Looks superb Nick, agree with your comments on the colour. No need for IronX / Deironiser on this one i guess?


----------



## Kotsos (May 7, 2011)

What a finish.


----------



## 20vKarlos (Aug 8, 2009)

cracking finish there DMC!!

as said last night on the RR Sport detail! I'll be watching your progress as id love to become pro and your setting the bench mark high!

cheers + Well Done


----------



## DMH-01 (Mar 29, 2011)

Great job there mate.


----------



## adlem (Jul 6, 2008)

Lovely work on a stunning motor mate! :thumb:

Could have let me come round and oogle at it when you did it :lol:


----------



## kempe (Jan 9, 2011)

Lovely turn around there buddy :thumb:


----------



## Derekh929 (Aug 28, 2011)

Looks fantastic thats all i have to say and wish it was mine


----------



## Soul Hudson (Jul 5, 2011)

Great interesting write up of a great job.
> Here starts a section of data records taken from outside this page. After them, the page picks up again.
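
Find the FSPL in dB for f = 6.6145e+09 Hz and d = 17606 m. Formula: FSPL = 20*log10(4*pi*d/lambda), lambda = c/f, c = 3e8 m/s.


lambda = c / f = 3.0000e+08 / 6.6145e+09 = 0.04535490 m
FSPL = 20 * log10(4*pi*17606/0.04535490) = 133.8 dB

133.8 dB


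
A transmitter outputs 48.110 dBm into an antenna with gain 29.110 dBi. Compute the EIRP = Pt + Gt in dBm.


EIRP = Pt + Gt = 48.110 + 29.110 = 77.22 dBm

77.22 dBm


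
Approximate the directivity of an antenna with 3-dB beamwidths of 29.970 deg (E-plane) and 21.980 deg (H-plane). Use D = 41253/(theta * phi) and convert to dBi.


D_linear = 41253 / (29.970 * 21.980) = 62.62404
D_dBi = 10 * log10(62.62404) = 17.97 dBi

17.97 dBi


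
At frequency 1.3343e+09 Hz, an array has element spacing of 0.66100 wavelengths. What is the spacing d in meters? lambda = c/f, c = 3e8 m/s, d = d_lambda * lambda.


lambda = c / f = 3.0000e+08 / 1.3343e+09 = 0.2248370 m
d = 0.66100 * 0.2248370 = 0.1486 m

0.1486 m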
Suberb shine.


----------



## Trip tdi (Sep 3, 2008)

I really like the shape of these, great work on a great car.


----------



## losi_8_boy (Aug 29, 2009)

Quality work mate, great write up too. Wish I had waited another 6 months when I got my r26 and would have a Ultimate green one myself


----------



## Bkjames (Sep 13, 2006)

Looks very nice mate


Brian


----------



## gally (May 25, 2008)

Great finish mate, crying out for a wetsand but that wheel and colour combo is the best package on any Focus RS. 

I do think a wipe down with Z8 would have been enough though instead of C3 first though and just a few small things, resize the pics, makes them a little easier to see and appreciate

The last thing, the pictures don't need post processed as much, just makes them look messed around with, not sure if they were or not.


----------



## DetailMyCar (Apr 19, 2010)

gally said:


> Great finish mate, crying out for a wetsand but that wheel and colour combo is the best package on any Focus RS.
> 
> I do think a wipe down with Z8 would have been enough though instead of C3 first though and just a few small things, resize the pics, makes them a little easier to see and appreciate
> 
> The last thing, the pictures don't need post processed as much, just makes them look messed around with, not sure if they were or not.


Thanks Gally, I had a new camera so took a few of the final shots with that but they needed sharpening up a tad - I only edited 5 of them (easy to tell which) just to have a bit of a play around really as due to the lack of sunlight it was hard to get the pics to come out well without a flash.

Thanks for the suggestion on resizing, I'm used to looking at them on a large screen so didn't really think about it and just resized them to the standard size for a 17" screen but will have a look at that for next time....

I know C3 wasn't necessary, but I really just wanted to get as much in the way of protection as possible.


----------



## gally (May 25, 2008)

That's cool mate. I recommend Photoscape for editing/resizing as it does batch editing. Amazing free programme especially for lots of pictures.


----------



## Guest (Jan 31, 2012)

looks lovely mate, top job


----------



## paranoid73 (Aug 5, 2009)

Excuse me for asking but how can you wash and polish 2 sets and protect a car in 1 day? that's a large amount of work in a short time.


----------



## DetailMyCar (Apr 19, 2010)

paranoid73 said:


> Excuse me for asking but how can you wash and polish 2 sets and protect a car in 1 day? that's a large amount of work in a short time.


No problem with you asking but I'm not sure how you want me to answer it to be honest? It's work ethic I suppose  Start early, don't stop for a break and get into a routine, be prepared with all your kit and know what you're doing next without wasting time between stages. I have my car parked up with the boot open so everything is laid out where I need it so everything is to hand.


----------



## Michael_McL (Aug 25, 2011)

As much as I love black cars, each time I see that dark blue makes me want a blue car.

Excellent work mate


----------



## Ian2k (Apr 13, 2009)

Nice work


----------



## Pookini (Jan 19, 2011)

The final picture posted (That the owner took) really does your work justice.
You've done a great job on this, well done.


----------



## DetailMyCar (Apr 19, 2010)

Thanks for all the comments!

Unfortunately by the time it was finished the Sun was long gone but I agree with you, the last picture or 2 really show the colour properly and I was really pleased with it. Nice the owner decided to take some pictures too - Working on the rear 1/4 in bright sunlight was very rewarding, seeing exactly how it was going to look once finished I knew I would be pleased with the result.

This one:


----------



## tesscott6312 (Apr 24, 2006)

Looks stunning!!! ..... but then i am a little biased


----------



## R9SH G (Mar 14, 2011)

looks fab mate


----------